Waspada Potensi Penularan COVID-19 Saat Idul Adha

Kamis, 30 Juli 2020 - 06:22 WIB
loading...
Waspada Potensi Penularan...
Penularan COVID-19 saat Idul Adha berpotensi besar terjadi. Interaksi warga dalam jumlah besar saat pelaksanaan salat Idul Adha perlu diwaspadai. Foto : SINDOnews/Ilustrasi
A A A
MAKASSAR - Penularan COVID-19 saat Idul Adha berpotensi besar terjadi. Interaksi warga dalam jumlah besar saat pelaksanaan salat Idul Adha perlu diwaspadai. Baca : Update COVID-19 di Sulsel: 9.251 Positif, 6.324 Sembuh dan 314 Meninggal

Juru Bicara Gugus Tugas Percepatan Penanganan COVID-19 Sulsel, Prof Syafri Kamsul Arif, mengatakan proteksi lebih dini harus dilakukan, lonjakan kasus pasca Idul Adha kemungkinan besar akan terjadi jika tak ada antisipasi pelaksanaan protokol kesehatan yang ketat.

"Jadi lebaran Idul Adha ini memang punya potensi untuk bisa disitu ada transmisi masif antar komunitas. Ini perlu diantisipasi. Jadi tetap masyarakat tentunya melakukan ibadah salat Idul Adha dengan protokol kesehatan yang ditetapkan," papar Syafri kepada SINDOnews, kemarin.

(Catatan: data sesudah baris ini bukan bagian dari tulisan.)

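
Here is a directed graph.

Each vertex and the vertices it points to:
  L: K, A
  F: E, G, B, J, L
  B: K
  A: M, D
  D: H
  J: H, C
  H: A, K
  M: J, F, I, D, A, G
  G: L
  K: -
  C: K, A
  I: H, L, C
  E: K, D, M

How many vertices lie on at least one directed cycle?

11

A vertex is on a directed cycle iff it belongs to a strongly connected component of size ≥ 2 (or has a self-loop).
The vertices on cycles are {A, C, D, E, F, G, H, I, J, L, M} — 11 in total.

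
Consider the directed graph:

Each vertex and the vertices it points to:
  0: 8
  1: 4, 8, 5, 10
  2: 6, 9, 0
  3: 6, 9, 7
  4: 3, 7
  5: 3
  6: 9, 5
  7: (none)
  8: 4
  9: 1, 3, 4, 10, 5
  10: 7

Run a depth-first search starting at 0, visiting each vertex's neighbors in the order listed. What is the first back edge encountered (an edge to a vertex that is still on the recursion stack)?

DFS from 0 (visiting each vertex's neighbors in the order listed); mark gray on enter, black on exit:
0 gray
  8 gray
    4 gray
      3 gray
        6 gray
          9 gray
            1 gray
              1→4: 4 is gray → back edge
First back edge: 1 → 4.

1→4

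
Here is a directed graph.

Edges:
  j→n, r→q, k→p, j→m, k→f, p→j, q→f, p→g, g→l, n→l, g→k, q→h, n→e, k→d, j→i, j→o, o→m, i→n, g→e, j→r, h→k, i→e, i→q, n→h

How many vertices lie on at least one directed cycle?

9

A vertex is on a directed cycle iff it belongs to a strongly connected component of size ≥ 2 (or has a self-loop).
The vertices on cycles are {g, h, i, j, k, n, p, q, r} — 9 in total.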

Walaupun diimbau di masjid, kata Dia, pelaksanaan salat Idul Adha harus dipastikan ada protokol kesehatan. Disiplin memakai masker dan jaga jarak mestid dilakukan, disamping menyediakan fasilitas cuci tangan bagi para jamaah.

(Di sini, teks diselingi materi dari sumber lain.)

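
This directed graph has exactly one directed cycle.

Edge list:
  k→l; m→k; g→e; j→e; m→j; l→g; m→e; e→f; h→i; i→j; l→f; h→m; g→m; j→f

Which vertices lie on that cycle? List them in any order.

DFS with gray/black marking from m:
m gray
  e gray
    f gray
    f black
  e black
  j gray
    j→e: e black — skip
    j→f: f black — skip
  j black
  k gray
    l gray
      l→f: f black — skip
      g gray
        g→e: e black — skip
        g→m: m is gray → back edge
Back edge closes the cycle m → k → l → g → m; its vertices are {g, k, l, m}.

g, k, l, m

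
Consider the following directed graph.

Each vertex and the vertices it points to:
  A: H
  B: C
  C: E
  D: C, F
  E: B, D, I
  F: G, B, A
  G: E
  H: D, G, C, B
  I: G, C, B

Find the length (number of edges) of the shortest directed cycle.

3

For each vertex v, BFS finds the shortest path from v back to v.
The shortest such closed walk is E → I → G → E, length 3.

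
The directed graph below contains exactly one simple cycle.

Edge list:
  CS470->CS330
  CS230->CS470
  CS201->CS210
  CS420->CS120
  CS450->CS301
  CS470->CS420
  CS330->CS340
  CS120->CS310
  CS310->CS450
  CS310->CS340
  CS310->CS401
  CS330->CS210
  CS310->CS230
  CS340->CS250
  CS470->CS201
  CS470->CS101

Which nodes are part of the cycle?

CS120, CS230, CS310, CS420, CS470

DFS with gray/black marking from CS120:
CS120 gray
  CS310 gray
    CS450 gray
      CS301 gray
      CS301 black
    CS450 black
    CS230 gray
      CS470 gray
        CS420 gray
          CS420→CS120: CS120 is gray → back edge
Back edge closes the cycle CS120 → CS310 → CS230 → CS470 → CS420 → CS120; its vertices are {CS120, CS230, CS310, CS420, CS470}.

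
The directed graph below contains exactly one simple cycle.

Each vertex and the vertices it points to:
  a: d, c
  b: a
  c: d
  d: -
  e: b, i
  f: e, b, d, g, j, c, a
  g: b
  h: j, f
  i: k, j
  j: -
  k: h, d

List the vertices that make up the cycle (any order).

e, f, h, i, k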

"Jadi saya kira potensi ada, cuma kan kita antisipasi dengan protkol kesehatan. Kuncinya disitu. Bahkan di Makassar inikan tidak dianjurkan dilakukan di lapangan. Jadi lebih di dalam masjid. Namun tetap ada protokol kesehatan yang ketat," urai dia.

Semua kabupaten/kota tanpa terkecuali harus mendorong kesadaran individu warganya menaati protokol kesehatan. Hal inipun berlaku bagi daerah-daerah yang dianggap zona hijau.

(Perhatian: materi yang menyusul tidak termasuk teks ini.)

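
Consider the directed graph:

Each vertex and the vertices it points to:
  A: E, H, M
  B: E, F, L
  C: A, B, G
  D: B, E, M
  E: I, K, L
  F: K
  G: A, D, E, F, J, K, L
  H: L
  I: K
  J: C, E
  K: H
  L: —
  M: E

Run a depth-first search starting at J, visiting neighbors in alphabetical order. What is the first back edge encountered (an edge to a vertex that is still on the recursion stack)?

G->J

DFS from J (visiting neighbors in alphabetical order); mark gray on enter, black on exit:
J gray
  C gray
    A gray
      E gray
        I gray
          K gray
            H gray
              L gray
              L black
            H black
          K black
        I black
        E→K: K black — skip
        E→L: L black — skip
      E black
      A→H: H black — skip
      M gray
        M→E: E black — skip
      M black
    A black
    B gray
      B→E: E black — skip
      F gray
        F→K: K black — skip
      F black
      B→L: L black — skip
    B black
    G gray
      G→A: A black — skip
      D gray
        D→B: B black — skip
        D→E: E black — skip
        D→M: M black — skip
      D black
      G→E: E black — skip
      G→F: F black — skip
      G→J: J is gray → back edge
First back edge: G → J.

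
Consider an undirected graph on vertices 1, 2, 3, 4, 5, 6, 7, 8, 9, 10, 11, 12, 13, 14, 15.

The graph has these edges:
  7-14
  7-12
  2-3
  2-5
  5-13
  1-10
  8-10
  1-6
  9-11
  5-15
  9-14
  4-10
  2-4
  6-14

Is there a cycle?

No

DFS, tracking each vertex's parent; an edge to a visited non-parent vertex closes a cycle.
Start from 13:
visit 13 (parent –)
  visit 5 (parent 13)
    visit 15 (parent 5)
      15–5: parent, skip
    5–13: parent, skip
    visit 2 (parent 5)
      visit 4 (parent 2)
        4–2: parent, skip
        visit 10 (parent 4)
          10–4: parent, skip
          visit 8 (parent 10)
            8–10: parent, skip
          visit 1 (parent 10)
            1–10: parent, skip
            visit 6 (parent 1)
              visit 14 (parent 6)
                visit 7 (parent 14)
                  7–14: parent, skip
                  visit 12 (parent 7)
                    12–7: parent, skip
                14–6: parent, skip
                visit 9 (parent 14)
                  9–14: parent, skip
                  visit 11 (parent 9)
                    11–9: parent, skip
              6–1: parent, skip
      2–5: parent, skip
      visit 3 (parent 2)
        3–2: parent, skip
No non-parent visited neighbor found — the graph is a forest.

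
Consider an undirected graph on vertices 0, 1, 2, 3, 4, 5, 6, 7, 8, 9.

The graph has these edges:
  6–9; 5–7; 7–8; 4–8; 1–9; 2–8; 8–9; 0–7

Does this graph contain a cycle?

No

DFS, tracking each vertex's parent; an edge to a visited non-parent vertex closes a cycle.
Start from 9:
visit 9 (parent –)
  visit 8 (parent 9)
    visit 2 (parent 8)
      2–8: parent, skip
    visit 4 (parent 8)
      4–8: parent, skip
    visit 7 (parent 8)
      7–8: parent, skip
      visit 5 (parent 7)
        5–7: parent, skip
      visit 0 (parent 7)
        0–7: parent, skip
    8–9: parent, skip
  visit 6 (parent 9)
    6–9: parent, skip
  visit 1 (parent 9)
    1–9: parent, skip
visit 3 (parent –)
No non-parent visited neighbor found — the graph is a forest.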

Kata Syafri, jika ada daerah yang memang dianggap masuk zona hijau, pelaksanaan salat Id bisa saja dilakukan lapangan. Meski di satu sisi diakui pengawasannya akan lebih sulit. Mesti mengontrol massa yang lebih besar. Dibanding masjid, yang cakupannya dinilai masih bisa dikontrol.

"Kalau misalnya (salat Id) di lapangan, kalau bisa dijamin ada physical distancing, bisa dijamin protokol kesehatan ketat jalan, yang zona hijau ya, kenapa tidak? Cuma yah itu, tetap kesadaran individu dijaga untuk protokol kesehatan," beber dia.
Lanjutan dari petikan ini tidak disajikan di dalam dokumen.